Vediamo un esempio tratto da Storytelling for Dummies di Andrea Fontana (Hoepli, 2017)
Ecco nove parole, che non hanno alcun nesso tra loro:
- Televisione
- Anello
- Pioggia
- Gorilla
- Doccia
- Marinaio
- Cacciavite
- Fantasma
- Motocicletta
Scegliamone 3.
1, 7 e 6
L’ha sentito dalla televisione, mentre si lavava le mani in bagno. Anna Loiacono, un’anziana residente in via Melchiorre Gioia 47/B a Milano, è stata da poco trovata morta nella propria abitazione dal figlio. Sul corpo, numerose ferite da punta. Le sue mani sono pulite, ma il sangue dal cacciavite non va via, specie dalla base del manico. Lo sa, lo sa: aveva detto che non l’avrebbe fatto più, ma era una promessa da marinaio. Uccidere gli piace troppo.
1, 3, e 2
Avevo cinque anni, come fosse adesso. Mi rivedo in quel ricordo. Con la nonna e il nonno – che mi hanno cresciuto – a guardare la televisione. Fuori la pioggia accompagna la fine di un giorno di novembre. Dentro è calore, protezione, accoglienza, casa. È quel giorno che ho imparato ad amare.
Adesso ci sei tu, qui, di fronte a me. E questo anello che voglio darti come promessa del nostro destino. Perché ti amo.
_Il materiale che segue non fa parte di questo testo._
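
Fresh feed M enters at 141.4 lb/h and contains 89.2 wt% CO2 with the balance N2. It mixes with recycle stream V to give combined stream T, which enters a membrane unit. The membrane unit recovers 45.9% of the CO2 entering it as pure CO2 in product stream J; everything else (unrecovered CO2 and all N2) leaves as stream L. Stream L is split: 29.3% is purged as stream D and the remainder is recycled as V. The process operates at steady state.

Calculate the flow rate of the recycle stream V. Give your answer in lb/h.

N2 enters only via M and leaves only via the purge: 141.4×0.108 = 0.293×(N2 in L), and the membrane unit passes all N2, so N2 in T = N2 in L = 52.12 lb/h.
CO2 in T: m_A = 141.4×0.892 + (1−0.293)·(1−0.459)·m_A, so m_A = 126.13/0.6175 = 204.25 lb/h.
L = (1−0.459)×204.25 + 52.12 = 162.62 lb/h.
Recycle V = (1−0.293)×162.62 = 114.97 lb/h.

115 lb/h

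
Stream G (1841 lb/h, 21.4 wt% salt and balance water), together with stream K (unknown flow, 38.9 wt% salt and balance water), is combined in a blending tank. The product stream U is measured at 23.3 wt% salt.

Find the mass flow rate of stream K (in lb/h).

Let K be the unknown flow. Total out = 1841 + K.
salt balance: 393.97 + 0.389·K = 0.233·(1841 + K)
(0.389 − 0.233)·K = 0.233×1841 − 393.97 = 34.979
K = 34.979 / 0.156 = 224.22 lb/h

224.2 lb/h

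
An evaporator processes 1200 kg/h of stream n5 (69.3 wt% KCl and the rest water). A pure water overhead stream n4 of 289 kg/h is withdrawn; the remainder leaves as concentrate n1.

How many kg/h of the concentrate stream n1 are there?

911 kg/h

Concentrate = 1200 − 289 = 911 kg/h.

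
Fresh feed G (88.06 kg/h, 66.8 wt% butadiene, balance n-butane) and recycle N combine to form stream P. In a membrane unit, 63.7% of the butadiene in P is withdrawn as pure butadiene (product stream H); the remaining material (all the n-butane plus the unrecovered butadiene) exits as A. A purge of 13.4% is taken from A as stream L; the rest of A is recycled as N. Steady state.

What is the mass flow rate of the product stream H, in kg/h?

54.65 kg/h

butadiene in P: m_A = 88.06×0.668 + (1−0.134)·(1−0.637)·m_A, so m_A = 58.824/0.6856 = 85.794 kg/h.
Product H = 0.637×85.794 = 54.651 kg/h.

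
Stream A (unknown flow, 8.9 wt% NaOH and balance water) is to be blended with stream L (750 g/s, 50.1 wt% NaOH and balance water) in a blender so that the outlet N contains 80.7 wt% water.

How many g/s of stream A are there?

Let A be the unknown flow. Total out = 750 + A.
water balance: 374.25 + 0.911·A = 0.807·(750 + A)
(0.911 − 0.807)·A = 0.807×750 − 374.25 = 231
A = 231 / 0.104 = 2221.2 g/s

2221 g/s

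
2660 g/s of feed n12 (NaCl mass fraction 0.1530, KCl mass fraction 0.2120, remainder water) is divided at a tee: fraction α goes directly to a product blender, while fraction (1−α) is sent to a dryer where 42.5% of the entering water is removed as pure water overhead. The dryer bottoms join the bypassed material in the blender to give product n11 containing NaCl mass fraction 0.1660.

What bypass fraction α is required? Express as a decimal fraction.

All 2660×0.153 = 406.98 g/s of NaCl reaches n11, so n11 = 406.98/0.166 = 2451.7 g/s and vapour = 208.31 g/s.
The evaporator receives (1−α)·2660 of feed at 0.635 water and removes 0.425 of that water:
0.425×0.635×(1−α)×2660 = 208.31
(1−α) = 208.31/717.87 = 0.2902;  α = 0.7098.

0.710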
Vediamo una terza microstoria e immaginiamoci anche come rappresentarla a livello visivo, prima su Facebook, poi con una Instagram Story.
5, 8, 9
Per me la doccia, come per molti altri della mia generazione, è un controluce in bianco e nero con un coltellaccio da cucina che appare all’improvviso.
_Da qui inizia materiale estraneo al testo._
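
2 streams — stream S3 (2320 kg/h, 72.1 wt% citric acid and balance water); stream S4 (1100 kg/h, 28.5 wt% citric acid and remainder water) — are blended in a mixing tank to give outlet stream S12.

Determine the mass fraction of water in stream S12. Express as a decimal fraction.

Total flow out = 2320 + 1100 = 3420 kg/h.
water in = 2320×0.279 + 1100×0.715 = 1433.8 kg/h.
water mass fraction in S12 = 1433.8/3420 = 0.4192.

0.4192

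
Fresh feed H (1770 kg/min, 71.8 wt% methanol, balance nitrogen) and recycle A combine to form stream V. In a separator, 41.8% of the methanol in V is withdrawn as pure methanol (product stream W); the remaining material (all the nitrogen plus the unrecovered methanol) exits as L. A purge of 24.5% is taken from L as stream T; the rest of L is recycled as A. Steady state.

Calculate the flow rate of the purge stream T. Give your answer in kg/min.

822.4 kg/min

nitrogen enters only via H and leaves only via the purge: 1770×0.282 = 0.245×(nitrogen in L), and the separator passes all nitrogen, so nitrogen in V = nitrogen in L = 2037.3 kg/min.
methanol in V: m_A = 1770×0.718 + (1−0.245)·(1−0.418)·m_A, so m_A = 1270.9/0.5606 = 2267 kg/min.
L = (1−0.418)×2267 + 2037.3 = 3356.7 kg/min.
Purge T = 0.245×3356.7 = 822.39 kg/min.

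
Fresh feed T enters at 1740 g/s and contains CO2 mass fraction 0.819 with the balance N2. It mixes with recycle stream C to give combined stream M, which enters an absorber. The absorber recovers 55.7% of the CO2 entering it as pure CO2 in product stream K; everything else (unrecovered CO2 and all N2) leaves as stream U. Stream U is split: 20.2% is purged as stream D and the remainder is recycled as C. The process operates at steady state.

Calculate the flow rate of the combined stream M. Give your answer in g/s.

N2 enters only via T and leaves only via the purge: 1740×0.181 = 0.202×(N2 in U), and the absorber passes all N2, so N2 in M = N2 in U = 1559.1 g/s.
CO2 in M: m_A = 1740×0.819 + (1−0.202)·(1−0.557)·m_A, so m_A = 1425.1/0.6465 = 2204.3 g/s.
M = 2204.3 + 1559.1 = 3763.4 g/s.

3763 g/s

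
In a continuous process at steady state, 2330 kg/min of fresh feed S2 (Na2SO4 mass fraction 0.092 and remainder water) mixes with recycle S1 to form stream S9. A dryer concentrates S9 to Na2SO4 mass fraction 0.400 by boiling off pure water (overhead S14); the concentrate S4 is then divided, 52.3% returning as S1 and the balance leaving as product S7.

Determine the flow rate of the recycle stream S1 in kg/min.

Overall Na2SO4 balance (none leaves overhead): Na2SO4 in fresh feed = Na2SO4 in product, i.e. 2330×0.092 = (1−0.523)·S4·0.400.
S4 = 214.36/(0.400×0.477) = 1123.5 kg/min.
Recycle S1 = 0.523×1123.5 = 587.58 kg/min.

587.6 kg/min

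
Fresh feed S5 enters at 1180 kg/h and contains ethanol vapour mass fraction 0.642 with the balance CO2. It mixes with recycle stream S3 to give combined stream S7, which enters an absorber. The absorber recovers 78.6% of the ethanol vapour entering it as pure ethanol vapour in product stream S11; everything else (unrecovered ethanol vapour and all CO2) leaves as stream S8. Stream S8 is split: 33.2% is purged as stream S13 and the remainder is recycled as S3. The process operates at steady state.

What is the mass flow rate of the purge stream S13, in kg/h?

485.2 kg/h

CO2 enters only via S5 and leaves only via the purge: 1180×0.358 = 0.332×(CO2 in S8), and the absorber passes all CO2, so CO2 in S7 = CO2 in S8 = 1272.4 kg/h.
ethanol vapour in S7: m_A = 1180×0.642 + (1−0.332)·(1−0.786)·m_A, so m_A = 757.56/0.8570 = 883.92 kg/h.
S8 = (1−0.786)×883.92 + 1272.4 = 1461.6 kg/h.
Purge S13 = 0.332×1461.6 = 485.24 kg/h.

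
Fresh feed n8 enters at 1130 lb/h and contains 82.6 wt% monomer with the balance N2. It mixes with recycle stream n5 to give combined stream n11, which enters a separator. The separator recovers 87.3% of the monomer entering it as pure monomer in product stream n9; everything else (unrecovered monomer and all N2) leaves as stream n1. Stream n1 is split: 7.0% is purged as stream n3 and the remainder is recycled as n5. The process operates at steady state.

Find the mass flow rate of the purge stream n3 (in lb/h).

N2 enters only via n8 and leaves only via the purge: 1130×0.174 = 0.070×(N2 in n1), and the separator passes all N2, so N2 in n11 = N2 in n1 = 2808.9 lb/h.
monomer in n11: m_A = 1130×0.826 + (1−0.070)·(1−0.873)·m_A, so m_A = 933.38/0.8819 = 1058.4 lb/h.
n1 = (1−0.873)×1058.4 + 2808.9 = 2943.3 lb/h.
Purge n3 = 0.070×2943.3 = 206.03 lb/h.

206 lb/h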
Per chi è appassionato di cinema, la scena principale di Psycho di Alfred Hitchcock, è molto probabilmente rimasta indelebile, nella memoria.
In quell’albergo perso in mezzo alla campagna, come non pensare al famigerato Motel del film?
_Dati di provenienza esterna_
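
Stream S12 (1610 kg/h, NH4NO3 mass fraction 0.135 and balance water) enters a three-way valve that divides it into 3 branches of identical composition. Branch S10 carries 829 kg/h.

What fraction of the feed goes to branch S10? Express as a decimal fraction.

0.515

Fraction to S10 = 829/1610 = 0.5149.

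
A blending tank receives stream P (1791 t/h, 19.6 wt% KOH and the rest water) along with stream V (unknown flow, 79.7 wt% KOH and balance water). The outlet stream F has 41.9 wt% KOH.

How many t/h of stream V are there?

Let V be the unknown flow. Total out = 1791 + V.
KOH balance: 351.04 + 0.797·V = 0.419·(1791 + V)
(0.797 − 0.419)·V = 0.419×1791 − 351.04 = 399.39
V = 399.39 / 0.378 = 1056.6 t/h

1057 t/h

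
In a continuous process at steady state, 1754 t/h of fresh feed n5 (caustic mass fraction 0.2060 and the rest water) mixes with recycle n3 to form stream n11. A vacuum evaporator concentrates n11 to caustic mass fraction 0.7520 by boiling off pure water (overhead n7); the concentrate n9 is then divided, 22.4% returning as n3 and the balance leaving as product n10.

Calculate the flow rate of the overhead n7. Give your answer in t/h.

Overall caustic balance (none leaves overhead): caustic in fresh feed = caustic in product, i.e. 1754×0.206 = (1−0.224)·n9·0.752.
n9 = 361.32/(0.752×0.776) = 619.18 t/h.
Recycle n3 = 0.224×619.18 = 138.7 t/h.
Combined feed n11 = 1754 + 138.7 = 1892.7 t/h.
Overhead n7 = n11 − n9 = 1892.7 − 619.18 = 1273.5 t/h.

1274 t/h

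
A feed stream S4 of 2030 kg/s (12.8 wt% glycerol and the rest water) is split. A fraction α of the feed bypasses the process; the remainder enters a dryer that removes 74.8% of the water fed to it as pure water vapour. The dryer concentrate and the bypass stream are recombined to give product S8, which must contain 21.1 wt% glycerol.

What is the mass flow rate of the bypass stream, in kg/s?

805.7 kg/s

All 2030×0.128 = 259.84 kg/s of glycerol reaches S8, so S8 = 259.84/0.211 = 1231.5 kg/s and vapour = 798.53 kg/s.
The evaporator receives (1−α)·2030 of feed at 0.872 water and removes 0.748 of that water:
0.748×0.872×(1−α)×2030 = 798.53
(1−α) = 798.53/1324.1 = 0.6031;  α = 0.3969.
Bypass flow = 0.3969×2030 = 805.74 kg/s.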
Almeno ero arrivata in motocicletta, il che segnava una netta differenza tra me e la protagonista del film, sul cui percorso di fuga dalla città, in automobile, le prime sequenze del film indugiavano a lungo.
Nonostante ciò, il fantasma di Norman Bates aleggiava su di me, non solo nella doccia, appunto, ma anche mentre dalla porta socchiusa, spiavo il cuoco, che armeggiava e faceva roteare lunghissimi coltelli. Innocentemente affettava la verdura con affascinante ed ipnotica maestria, per poi servirmi un minestrone il cui indescrivibile sapore mi faceva istantaneamente dimenticare le tinte cupe di Psycho, per proiettarmi nei toni accesi di un film in Technicolor.